Now that is an interesting topic. Therapy-speak in normal conversation is hurting relationships. If one partner is in therapy and the other is not, you can be quite certain that the other will be seeking a counselor just to understand what the hell all the jargon means. Some very unnatural-sounding comments that I have heard:
- “You are not self-aware and you have no goals!”
- “What you say is triggering. I need this to be a safe space.”
- “My anxiety goes through the roof when you are around.”
- “I can’t think right now, I think I am having a panic attack. I need to process what you just said”.

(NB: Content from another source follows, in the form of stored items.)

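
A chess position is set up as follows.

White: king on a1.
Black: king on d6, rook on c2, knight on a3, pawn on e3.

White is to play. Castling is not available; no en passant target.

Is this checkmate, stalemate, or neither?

stalemate

White to move; white king on a1.
In check: no.
King squares — b1: attacked by Na3; a2: attacked by Rc2; b2: attacked by Rc2.
Legal moves for White: none.
Not in check and no legal moves → stalemate.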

- “I can’t help it, It’s my BPD.”
- “Could you please get yourself some psychoeducation, so that you can understand what it’s like to be me?”
- “You need therapy.”

This may sound unnatural to some, but normal to others. ‘Normal’ is another word I might want to look into. Therapists wield enormous power. We don’t like to say it and not that we demand it. It is simply the character of psychotherapy – to have power over the client. We have been wielding this power so well, that the outside world has started learning our language. Something is building to a crescendo.